こんな自然の影響に振り回されている現状を見ると、私たちが生み出して万能だと信じているAIが、その実、如何に自然に対して無力かを身を以て教えられているようにも思うのだ。
「AIは突き詰めればただの計算機」なのだと、新井先生の本で読んだことがある。つまり、AIはあくまでもこれまでの歴史とデータによる予測しかできないのだ。
しかし、自然は当然、常に変わり続けている。私たちが子どもの頃の気候とは、大きく変わってしまった。最近立て続けに起こる社会の変化は、AIの限界を示しているようにも思える。
「脳化社会になっていく」と、養老先生は著作の中で予測していた。私もその通りだと思う。脳化とは、つまりはよりヴァーチャルになっていくということだ。
事実、社会はすでにその片鱗を見せている。リモートワークになり、コロナウイルスの影響でますます人同士の接触は少なくなるだろう。コロナ禍を抜け出しても、ウェブ会議やリモートワークはある程度形を残すのではないだろうか。
AIに対して、人間はもう、過度な信頼を置いてしまっている。その危険性や不安定さに警告を発している人こそいても、技術への過信は押し止めることができないだろう。怖くても便利だから使う。結局、私たちは今までもそうしてきたのだ。
次の時代を担っていくのは、子どもの頃からスマホに親しんできた人たちだ。彼らの考え方は、スマホやネットがなかった時代の人たちとは大きく異なっている。
しかし一方で、映画や小説は、AI社会の脆弱性をずっと昔から訴え続けてきた。あのSFの世界は、今やまったくの架空の物語ではないかもしれない。

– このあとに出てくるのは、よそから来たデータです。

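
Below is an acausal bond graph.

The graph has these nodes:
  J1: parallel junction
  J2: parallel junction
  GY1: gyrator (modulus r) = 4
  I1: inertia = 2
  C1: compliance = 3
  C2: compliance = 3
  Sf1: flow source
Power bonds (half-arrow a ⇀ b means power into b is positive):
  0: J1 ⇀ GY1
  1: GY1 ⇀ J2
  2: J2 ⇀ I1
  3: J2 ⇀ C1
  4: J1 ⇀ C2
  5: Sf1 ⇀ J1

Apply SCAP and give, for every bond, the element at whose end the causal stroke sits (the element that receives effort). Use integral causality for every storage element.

b0 stroke at GY1
b1 stroke at GY1
b2 stroke at I1
b3 stroke at J2
b4 stroke at J1
b5 stroke at Sf1

#5 |Sf1  (source Sf1 imposes f)
#2 |I1  (I1 outputs flow p/I1)
#3 |J2  (C1 outputs effort q/C1)
#1 |GY1  (0-jn J2 has e-setter on 3)
#0 |GY1  (GY1 both-in/both-out from 1)
#4 |J1  (J1 needs exactly one e-in)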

だからこそ、私たちはただただAIの利便性だけを見るのではなく、それらとの付き合い方を今一度見直してみないといけないのだろう。
AIとヒト
本書に収められた対談は、二〇二〇年に世界中で感染者を出し、現在も収束が見えない新型コロナウイルスの大流行以前になされたものである。
AIについては、とくに情報技術の面でコロナ禍以降、社会的に大きな変化が生じた。ウェブ会議やリモート・ワークなど、それほど普及していなかった手段がむしろ日常化し、具体的な面で仕事のやり方が大きく変化することになった。
この対談開始時には、まさかこういう変化が起ころうとは夢にも思っていなかった。世の中、なにが起こるかわからない。
全体の背景にある私の思いとしては、一方では極めて安易に「これからはAIだ」となってしまう雰囲気があることを警戒している。
とくに中国や韓国で行われたことは、当然日本もやらなければならないという雰囲気が目立つように思う。
自分自身の必然性から出ていないことをする癖がこの国の社会にあることを心配する。本当に自分に必要なものは何か、それを考えるのが大切だと思う。